What's wrong in this reasoning of $l_\infty$ separability?

Question

While solving a problem, related to functional analysis, I've accidentally got a "proof" of $l_\infty$ being separable, tried to find a fault in it (as the result isn't true), but didn't succeed in it. This "proof" is given below, any idea of what's wrong?

1. $c_o^* = l_1$
2. $c_0 \subset l_\infty$
3. (follows from 2) $l_\infty^* \subseteq c_0^*$
4. (follows from 1 and 3) $l_\infty^* \subseteq l_1$
5. $l_1$ is separable
6. (follows from 4 and 5, as both $l_\infty^*$ and $l_1$ are metric spaces) $l_\infty^*$ is separable
7. (follows from 6, as $l_\infty$ is normed space) $l_\infty$ is separable

Answer 1

From (2) one can only deduce that there is a map $q:\ell_\infty^* \to c_0^*$. You don't know that the map is one-one. And actually it is onto.
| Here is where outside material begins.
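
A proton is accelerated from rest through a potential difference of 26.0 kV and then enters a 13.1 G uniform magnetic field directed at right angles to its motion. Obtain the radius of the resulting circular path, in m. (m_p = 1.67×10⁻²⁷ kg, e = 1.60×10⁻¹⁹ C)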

Using this, you can show that $c_0^*$ is a complemented subspace of $\ell_\infty^*$.

Answer 2

$c_0$ is a closed subspace of $\ell_\infty$, and by virtue of Hahn-Banach, every element of $(c_0)^*$ extends to an element of $(\ell_\infty)^*$, and it does so in infinitely many ways. In particularly, there is (using Zorn's Lemma) an injection $$ j: (c_0)^*\to (\ell_\infty)^*. $$